Sen. Johnson’s Reaction To General Electric Paying No Taxes: Cut The Corporate Tax Rate

The New York Times reported today that General Electric’s effective tax rate in 2010 was zero. Despite making $14.2 billion in profits, the company received $3.2 billion in tax benefits. GE is able to drive down its effective tax rate via “an aggressive strategy that mixes fierce lobbying for tax breaks and innovative accounting that enables it toconcentrate its profits offshore.”

The fact that hugely profitable companies receive billions in benefits from taxpayers clearly makes the case for ending giveaways in the corporate tax code and cracking down on companies that use tax havens to shelter income overseas. However, Sen. Ron Johnson (R-WI), when asked about GE’s zero percent tax rate today on CNBC, replied that the real problem is the U.S. corporate tax rate is too high:
We have to be concerned about what the business environment is in the U.S. here. We can’t afford to have the highest tax rate in the world…Those are individual companies. I think overall, we really can’t be looking at a corporate tax rate much higher than 25 percent because that’s the world average. So we’re sitting up there at 35 percent, that’s just the wrong signal.
Watch it:

Needless to say, reducing the corporate tax rate to 25 percent without cutting down on loopholes, giveaways, and tax avoidance wouldn’t change much for companies that already pay nothing. And GE is hardly alone in this regard: Boeing, Bank of America, and ExxonMobil have all paid no taxes into the U.S. Treasury in recent years.

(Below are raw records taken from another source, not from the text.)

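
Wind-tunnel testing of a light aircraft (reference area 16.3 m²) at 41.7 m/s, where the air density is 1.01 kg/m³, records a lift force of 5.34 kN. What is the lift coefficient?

From L = ½ρv²S·CL, rearranging gives CL = 2L/(ρv²S).
CL = 2 × 5340 / (1.01 × 41.7² × 16.3) = 0.373

CL = 0.373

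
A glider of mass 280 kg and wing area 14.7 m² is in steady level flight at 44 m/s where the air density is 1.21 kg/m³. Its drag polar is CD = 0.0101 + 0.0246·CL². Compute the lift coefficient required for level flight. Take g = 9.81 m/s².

In steady level flight, lift balances weight: W = mg = 280 × 9.81 = 2746.8 N.
Dynamic pressure q = 0.5 × 1.21 × 44² = 1171 Pa.
Required CL = L/(qS) = 2746.8/(1171·14.7) = 0.1595.

CL = 0.16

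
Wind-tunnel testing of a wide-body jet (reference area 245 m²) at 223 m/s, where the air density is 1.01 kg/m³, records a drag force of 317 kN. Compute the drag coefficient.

From D = ½ρv²S·CD, rearranging gives CD = 2D/(ρv²S).
CD = 2 × 3.17×10^5 / (1.01 × 223² × 245) = 0.0515

CD = 0.0515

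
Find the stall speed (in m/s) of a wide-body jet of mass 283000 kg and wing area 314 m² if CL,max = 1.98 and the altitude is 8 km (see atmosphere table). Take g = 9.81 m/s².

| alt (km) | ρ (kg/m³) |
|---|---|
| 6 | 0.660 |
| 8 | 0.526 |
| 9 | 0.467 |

V_stall = 130 m/s

At 8 km, from the table: ρ = 0.526 kg/m³.
Stall occurs when L = W at CL,max. W = mg = 283000 × 9.81 = 2.776×10^6 N.
V_stall = √(2W/(ρ·S·CL,max)) = √(2 × 2.776×10^6 / (0.526 × 314 × 1.98))
V_stall = √16980 = 130 m/s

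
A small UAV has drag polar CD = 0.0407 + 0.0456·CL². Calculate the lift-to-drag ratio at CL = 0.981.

L/D = 11.6

CD = 0.0407 + 0.0456 × 0.981² = 0.08458
L/D = CL/CD = 0.981 / 0.08458 = 11.6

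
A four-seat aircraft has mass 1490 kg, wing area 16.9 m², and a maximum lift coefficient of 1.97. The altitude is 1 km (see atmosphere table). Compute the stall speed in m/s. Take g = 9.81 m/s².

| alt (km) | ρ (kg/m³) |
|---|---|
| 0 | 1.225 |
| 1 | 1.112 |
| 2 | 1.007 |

V_stall = 28.1 m/s

At 1 km, from the table: ρ = 1.112 kg/m³.
At stall, lift equals weight: L = W = m·g = 1490 × 9.81 = 14620 N.
From L = ½ρV²S·CL,max = W: V_stall = √(2W/(ρSCL,max)) = √(2·14620/(1.112·16.9·1.97))
V_stall = √789.6 = 28.1 m/s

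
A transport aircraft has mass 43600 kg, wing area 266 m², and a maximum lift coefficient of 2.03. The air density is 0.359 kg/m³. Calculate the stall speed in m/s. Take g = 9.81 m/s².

V_stall = 66.4 m/s

Weight W = mg = 43600 × 9.81 = 4.277×10^5 N.
V_stall = √(2W/(ρ·S·CL,max)) = √(2 × 4.277×10^5 / (0.359 × 266 × 2.03))
V_stall = √4413 = 66.4 m/s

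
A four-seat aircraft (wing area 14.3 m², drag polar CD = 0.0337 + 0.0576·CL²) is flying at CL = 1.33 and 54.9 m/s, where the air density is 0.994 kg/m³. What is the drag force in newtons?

D = 2900 N

CD = 0.0337 + 0.0576 × 1.33² = 0.1356
D = ½ρv²S·CD = ½ × 0.994 × 54.9² × 14.3 × 0.1356 = 2900 N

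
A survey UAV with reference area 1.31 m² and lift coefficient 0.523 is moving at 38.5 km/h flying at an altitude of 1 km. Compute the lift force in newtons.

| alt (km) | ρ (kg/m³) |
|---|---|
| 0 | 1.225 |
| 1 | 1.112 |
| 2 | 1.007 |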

But Republicans had much the same reaction when Bloomberg blew the lid off of Google’s elaborate scheme to lower its tax rate all the way down to 2.4 percent. “I don’t know the individual facts of the Google situation. What I do know is that, second only to Japan, we have the highest corporate income tax rate of any industrialized nation of the world,” said Rep. Jeb Hensarling (R-TX).

U.S. corporate tax revenue has plunged to a historical low and corporate tax receipts here are less than they are in other developed countries. Particularly with the U.S. facing a long-term problem with its structural deficit, corporate tax reform should involve clearing the corporate tax code of its myriad loopholes and giveaways andraising additional revenue, so that the tax burden is not shifted onto small businesses and the middle-class.